With a bill introduced in the House of Representatives last month and Sen. Charles Schumer (D-N.Y.) working on separate legislation, some advocates view the issue as gaining momentum - but experts and politicians say a solution this year is unlikely, particularly given the unresolved health care legislation.
Still, advocates remain determined. Saul Linares, 31, of Hempstead, is part of a group from Long Island that will attend Wednesday's rally at Judson Memorial Church. Once a day laborer, Linares now helps organize day laborers. "We are trying to send a message to Congress," Linares said. "This can get out of the shadows millions of immigrant workers in America."

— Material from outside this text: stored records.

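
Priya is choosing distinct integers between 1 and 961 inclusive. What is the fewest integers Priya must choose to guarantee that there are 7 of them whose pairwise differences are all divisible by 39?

Integers whose pairwise differences are multiples of 39 are exactly those sharing a remainder mod 39. By pigeonhole, the 39 residue classes mod 39 are the pigeonholes.
With 234 integers one could put 6 in each residue class and have no class reach 7.
The 235th integer pushes some class to 7, so 39·6 + 1 = 235.

235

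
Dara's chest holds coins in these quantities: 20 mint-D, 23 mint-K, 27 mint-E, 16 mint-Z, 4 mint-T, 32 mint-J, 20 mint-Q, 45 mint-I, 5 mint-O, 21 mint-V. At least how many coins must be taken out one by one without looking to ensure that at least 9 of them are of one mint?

74

By the pigeonhole principle, the 10 mints are the holes; the coins drawn are the pigeons.
To avoid 9 of any one mint, the worst case takes at most 8 of each mint, or every coin of a mint that has fewer than 8.
That gives 8 + 8 + 8 + 8 + 4 + 8 + 8 + 8 + 5 + 8 = 73 coins with no mint reaching 9.
The next coin forces some mint to 9, so 73 + 1 = 74.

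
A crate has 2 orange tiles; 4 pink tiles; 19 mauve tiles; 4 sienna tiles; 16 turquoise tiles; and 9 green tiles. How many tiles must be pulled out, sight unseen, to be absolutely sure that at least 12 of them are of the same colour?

An adversary could hand out at most 11 tiles per colour (4 colours run out sooner): 2 + 4 + 11 + 4 + 11 + 9 = 41 tiles and still no colour has 12.
Pigeonhole: one more tile lands in a colour already at 11, so 42 draws are enough and 41 are not.

42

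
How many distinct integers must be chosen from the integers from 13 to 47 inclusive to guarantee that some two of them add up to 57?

Two chosen integers sum to 57 exactly when both halves of some pair {x, 57−x} with 13 ≤ x ≤ 57−x ≤ 44 are chosen — 16 such pairs.
The remaining 3 elements (those with no distinct partner in range) can never complete a 57-sum, so the worst case takes all of them and one from each pair: 3 + 16 = 19.
The 20th integer has to be the second member of some pair, so 19 + 1 = 20.

20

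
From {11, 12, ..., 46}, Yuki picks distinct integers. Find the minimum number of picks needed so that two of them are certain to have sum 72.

Two chosen integers sum to 72 exactly when both halves of some pair {x, 72−x} with 26 ≤ x ≤ 72−x ≤ 46 are chosen — 10 such pairs.
The remaining 16 elements (those with no distinct partner in range) can never complete a 72-sum, so the worst case takes all of them and one from each pair: 16 + 10 = 26.
The 27th integer has to be the second member of some pair, so 26 + 1 = 27.

27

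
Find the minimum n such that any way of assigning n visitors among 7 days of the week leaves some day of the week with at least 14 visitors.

92

With 91 visitors one could put exactly 13 in each of the 7 days of the week, and no day of the week would reach 14.
By pigeonhole, one more visitor must land in a day of the week that already has 13, giving it 14.
So 7 × 13 + 1 = 92 visitors are required.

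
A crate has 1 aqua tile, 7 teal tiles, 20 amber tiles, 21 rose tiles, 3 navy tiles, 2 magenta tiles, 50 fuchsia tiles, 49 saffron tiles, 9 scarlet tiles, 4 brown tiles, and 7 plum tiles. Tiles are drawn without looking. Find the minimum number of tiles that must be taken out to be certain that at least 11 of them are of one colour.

By the pigeonhole principle, the 11 colours are the holes; the tiles drawn are the pigeons.
To avoid 11 of any one colour, the worst case takes at most 10 of each colour, or every tile of a colour that has fewer than 10.
That gives 1 + 7 + 10 + 10 + 3 + 2 + 10 + 10 + 9 + 4 + 7 = 73 tiles with no colour reaching 11.
The next tile forces some colour to 11, so 73 + 1 = 74.

74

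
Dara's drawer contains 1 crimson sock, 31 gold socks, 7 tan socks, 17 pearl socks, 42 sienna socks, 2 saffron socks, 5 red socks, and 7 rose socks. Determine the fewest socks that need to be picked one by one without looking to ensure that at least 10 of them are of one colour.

An adversary could hand out at most 9 socks per colour (5 colours run out sooner): 1 + 9 + 7 + 9 + 9 + 2 + 5 + 7 = 49 socks and still no colour has 10.
By pigeonhole, one more sock lands in a colour already at 9, so 50 draws are enough and 49 are not.

50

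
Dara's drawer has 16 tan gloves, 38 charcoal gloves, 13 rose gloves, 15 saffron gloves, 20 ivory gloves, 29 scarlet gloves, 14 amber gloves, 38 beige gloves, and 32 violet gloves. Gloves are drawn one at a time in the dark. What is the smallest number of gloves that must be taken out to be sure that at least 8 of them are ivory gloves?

203

In the worst case for collecting ivory gloves, every non-ivory glove comes out first.
There are 16 + 38 + 13 + 15 + 29 + 14 + 38 + 32 = 195 non-ivory gloves altogether.
After those, each further glove must be ivory, so 195 + 8 = 203 draws guarantee 8 ivory gloves.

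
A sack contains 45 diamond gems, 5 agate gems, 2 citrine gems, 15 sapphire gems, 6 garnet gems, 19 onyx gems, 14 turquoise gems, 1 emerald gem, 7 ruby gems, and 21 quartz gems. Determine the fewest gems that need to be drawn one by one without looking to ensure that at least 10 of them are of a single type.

Put each drawn gem into a box by type. The largest draw with every box below 10 takes min(count, 9) from each type; types with fewer than 9 contribute all they have.
Σ min(cᵢ, 9) = 9 + 5 + 2 + 9 + 6 + 9 + 9 + 1 + 7 + 9 = 66.
Draw number 66 + 1 = 67 must push one box to 10.

67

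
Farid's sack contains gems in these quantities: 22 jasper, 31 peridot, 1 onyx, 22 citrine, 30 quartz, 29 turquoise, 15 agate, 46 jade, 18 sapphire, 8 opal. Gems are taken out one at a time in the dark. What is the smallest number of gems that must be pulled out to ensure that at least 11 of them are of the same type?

An adversary could hand out at most 10 gems per type (onyx, opal run out sooner): 10 + 10 + 1 + 10 + 10 + 10 + 10 + 10 + 10 + 8 = 89 gems and still no type has 11.
By the pigeonhole principle, one more gem lands in a type already at 10, so 90 draws are enough and 89 are not.

90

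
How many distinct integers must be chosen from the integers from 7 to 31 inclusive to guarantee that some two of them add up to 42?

Group the elements by complementary pair {x, 42−x}: {11,31}, {12,30}, {13,29}, …, giving 10 two-element pairs, the single value 21 (it cannot pair with itself since the integers are distinct), and 4 integers whose partner 42−x falls outside [7,31].
Pigeonhole: treating each of those 15 groups as a pigeonhole, one can pick one integer per group — 15 integers — with no two summing to 42.
The 16th integer lands in an occupied pair, forcing a sum of 42.

16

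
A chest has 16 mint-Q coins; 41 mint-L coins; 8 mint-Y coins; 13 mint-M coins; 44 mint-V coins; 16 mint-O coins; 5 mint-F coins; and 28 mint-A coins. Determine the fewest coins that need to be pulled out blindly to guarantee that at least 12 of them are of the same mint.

An adversary could hand out at most 11 coins per mint (mint-Y, mint-F run out sooner): 11 + 11 + 8 + 11 + 11 + 11 + 5 + 11 = 79 coins and still no mint has 12.
By the pigeonhole principle, one more coin lands in a mint already at 11, so 80 draws are enough and 79 are not.

80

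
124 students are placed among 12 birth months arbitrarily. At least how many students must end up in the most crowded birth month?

11

By pigeonhole, the 12 birth months are the holes and the 124 students are the pigeons.
If every birth month held at most 10 students, the total would be at most 12 × 10 = 120, which is less than 124.
So some birth month holds at least ⌈124/12⌉ = 11 students.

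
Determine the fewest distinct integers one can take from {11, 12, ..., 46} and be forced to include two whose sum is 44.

26

Two chosen integers sum to 44 exactly when both halves of some pair {x, 44−x} with 11 ≤ x ≤ 44−x ≤ 33 are chosen — 11 such pairs.
The remaining 14 elements (those with no distinct partner in range) can never complete a 44-sum, so the worst case takes all of them and one from each pair: 14 + 11 = 25.
By the pigeonhole principle, the 26th integer has to be the second member of some pair, so 25 + 1 = 26.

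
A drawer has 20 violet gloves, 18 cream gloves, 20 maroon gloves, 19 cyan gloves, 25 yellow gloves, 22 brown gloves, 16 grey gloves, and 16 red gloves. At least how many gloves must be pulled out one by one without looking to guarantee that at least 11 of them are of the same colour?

81

An adversary could hand out at most 10 gloves per colour: 10 + 10 + 10 + 10 + 10 + 10 + 10 + 10 = 80 gloves and still no colour has 11.
One more glove lands in a colour already at 10, so 81 draws are enough and 80 are not.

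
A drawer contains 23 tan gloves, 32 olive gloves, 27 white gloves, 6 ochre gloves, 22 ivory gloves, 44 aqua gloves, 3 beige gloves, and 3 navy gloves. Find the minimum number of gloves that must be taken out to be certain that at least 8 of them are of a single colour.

By the pigeonhole principle, the 8 colours are the holes; the gloves drawn are the pigeons.
To avoid 8 of any one colour, the worst case takes at most 7 of each colour, or every glove of a colour that has fewer than 7.
That gives 7 + 7 + 7 + 6 + 7 + 7 + 3 + 3 = 47 gloves with no colour reaching 8.
The next glove forces some colour to 8, so 47 + 1 = 48.

48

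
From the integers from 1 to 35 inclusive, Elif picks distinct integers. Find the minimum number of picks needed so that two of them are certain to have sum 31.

21

Two chosen integers sum to 31 exactly when both halves of some pair {x, 31−x} with 1 ≤ x ≤ 31−x ≤ 30 are chosen — 15 such pairs.
The remaining 5 elements (those with no distinct partner in range) can never complete a 31-sum, so the worst case takes all of them and one from each pair: 5 + 15 = 20.
The 21st integer has to be the second member of some pair, so 20 + 1 = 21.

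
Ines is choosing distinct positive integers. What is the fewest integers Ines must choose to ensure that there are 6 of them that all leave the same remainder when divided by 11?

56

The 11 residue classes mod 11 are the pigeonholes.
With 55 integers one could put 5 in each residue class and have no class reach 6.
The 56th integer pushes some class to 6, so 11·5 + 1 = 56.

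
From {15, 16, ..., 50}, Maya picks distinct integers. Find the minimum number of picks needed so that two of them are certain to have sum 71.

22

A set avoiding the sum 71 can contain at most one of each pair {x, 71−x}, plus the 6 elements whose complement lies outside the range.
The integers 15, …, 35 (21 of them) are such a set: any two sum to at least 15+16 = 31 and at most 34+35 = 69 < 71.
Any 22nd integer completes one of the 15 pairs, so 22 choices force a sum of 71.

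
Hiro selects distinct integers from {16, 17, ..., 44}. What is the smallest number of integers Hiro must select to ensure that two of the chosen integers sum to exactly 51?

20

A set avoiding the sum 51 can contain at most one of each pair {x, 51−x}, plus the 9 elements whose complement lies outside the range.
The integers 26, …, 44 (19 of them) are such a set: any two sum to at least 26+27 = 53 > 51.
Pigeonhole: any 20th integer completes one of the 10 pairs, so 20 choices force a sum of 51.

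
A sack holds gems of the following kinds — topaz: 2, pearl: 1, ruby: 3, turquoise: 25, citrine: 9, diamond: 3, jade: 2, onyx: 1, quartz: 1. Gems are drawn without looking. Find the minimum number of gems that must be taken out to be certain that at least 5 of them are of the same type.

Pigeonhole: the 9 types are the holes; the gems drawn are the pigeons.
To avoid 5 of any one type, the worst case takes at most 4 of each type, or every gem of a type that has fewer than 4.
That gives 2 + 1 + 3 + 4 + 4 + 3 + 2 + 1 + 1 = 21 gems with no type reaching 5.
The next gem forces some type to 5, so 21 + 1 = 22.

22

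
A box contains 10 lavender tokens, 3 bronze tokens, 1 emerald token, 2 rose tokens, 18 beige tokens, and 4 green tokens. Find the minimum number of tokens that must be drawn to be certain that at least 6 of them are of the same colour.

An adversary could hand out at most 5 tokens per colour (4 colours run out sooner): 5 + 3 + 1 + 2 + 5 + 4 = 20 tokens and still no colour has 6.
By the pigeonhole principle, one more token lands in a colour already at 5, so 21 draws are enough and 20 are not.

21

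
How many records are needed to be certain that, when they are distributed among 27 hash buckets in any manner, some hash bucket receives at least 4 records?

82

With 81 records one could put exactly 3 in each of the 27 hash buckets, and no hash bucket would reach 4.
By pigeonhole, one more record must land in a hash bucket that already has 3, giving it 4.
So 27 × 3 + 1 = 82 records are required.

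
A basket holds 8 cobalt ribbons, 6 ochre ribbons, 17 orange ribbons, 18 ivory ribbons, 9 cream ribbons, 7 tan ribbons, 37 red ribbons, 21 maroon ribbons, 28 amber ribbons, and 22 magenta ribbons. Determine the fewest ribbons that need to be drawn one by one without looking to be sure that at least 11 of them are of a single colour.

91

The 10 colours are the holes; the ribbons drawn are the pigeons.
To avoid 11 of any one colour, the worst case takes at most 10 of each colour, or every ribbon of a colour that has fewer than 10.
That gives 8 + 6 + 10 + 10 + 9 + 7 + 10 + 10 + 10 + 10 = 90 ribbons with no colour reaching 11.
The next ribbon forces some colour to 11, so 90 + 1 = 91.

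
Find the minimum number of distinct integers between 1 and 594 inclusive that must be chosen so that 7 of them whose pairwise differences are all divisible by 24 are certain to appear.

Integers whose pairwise differences are multiples of 24 are exactly those sharing a remainder mod 24. The 24 residue classes mod 24 are the pigeonholes.
With 144 integers one could put 6 in each residue class and have no class reach 7.
The 145th integer pushes some class to 7, so 24·6 + 1 = 145.

145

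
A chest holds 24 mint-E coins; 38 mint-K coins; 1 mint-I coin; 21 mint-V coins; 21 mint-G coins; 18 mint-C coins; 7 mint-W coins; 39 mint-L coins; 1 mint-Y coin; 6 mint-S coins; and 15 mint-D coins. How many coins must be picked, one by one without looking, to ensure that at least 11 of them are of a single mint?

86

Put each drawn coin into a box by mint. The largest draw with every box below 11 takes min(count, 10) from each mint; mints with fewer than 10 contribute all they have.
Σ min(cᵢ, 10) = 10 + 10 + 1 + 10 + 10 + 10 + 7 + 10 + 1 + 6 + 10 = 85.
Draw number 85 + 1 = 86 must push one box to 11.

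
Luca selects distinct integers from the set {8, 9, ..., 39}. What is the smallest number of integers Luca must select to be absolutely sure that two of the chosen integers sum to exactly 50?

Group the elements by complementary pair {x, 50−x}: {11,39}, {12,38}, {13,37}, …, giving 14 two-element pairs; the single value 25 (it cannot pair with itself since the integers are distinct); and 3 integers whose partner 50−x falls outside [8,39].
Treating each of those 18 groups as a pigeonhole, one can pick one integer per group — 18 integers — with no two summing to 50.
The 19th integer lands in an occupied pair, forcing a sum of 50.

19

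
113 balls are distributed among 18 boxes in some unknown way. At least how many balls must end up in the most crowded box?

Pigeonhole: the 18 boxes are the holes and the 113 balls are the pigeons.
If every box held at most 6 balls, the total would be at most 18 × 6 = 108, which is less than 113.
So some box holds at least ⌈113/18⌉ = 7 balls.

7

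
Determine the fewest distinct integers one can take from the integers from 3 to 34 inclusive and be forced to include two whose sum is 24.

A set avoiding the sum 24 can contain at most one of each pair {x, 24−x}, plus the 14 elements whose complement lies outside the range or equal to its own complement.
The integers 12, …, 34 (23 of them) are such a set: any two sum to at least 12+13 = 25 > 24.
By pigeonhole, any 24th integer completes one of the 9 pairs, so 24 choices force a sum of 24.

24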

Last month, Rep. Luis Gutierrez (D-Ill.) introduced a bill that would grant legal status to undocumented immigrants who meet certain conditions.
"I don't think it's realistic to say that immigration reform will be achieved within the next few months, but we can't continue to turn our backs on it," said Rep. Steve Israel (D-Huntington), the sole member of the Long Island delegation who signed on as a co-sponsor.
Schumer's bill, which is still being crafted and expected to be the starting point for serious discussions, is expected to include tougher penalties for undocumented immigrants who want to become legal, and more stringent standards for eligibility.
Not everyone is pushing for change. On the other side are those like Elaine Kahl, chairwoman of the Suffolk County Coalition for Legal Immigration/No Amnesty. "We're totally against amnesty," said Kahl, of Southampton. "We feel very strongly that . . . people that have entered this country illegally should not get a reward for breaking our laws."
Close to home, some advocates worry about the debate's impact on Suffolk County, where the issue of immigration has long struck a chord, resulting in violence, even deaths.
"That's what we're very troubled about," said Patrick Young, director of the Central American Refugee Center in Hempstead. "After the 2007 debate, because immigrants were vilified, we definitely saw a perceptible uptick in anti-immigrant sentiment - on Long Island and elsewhere."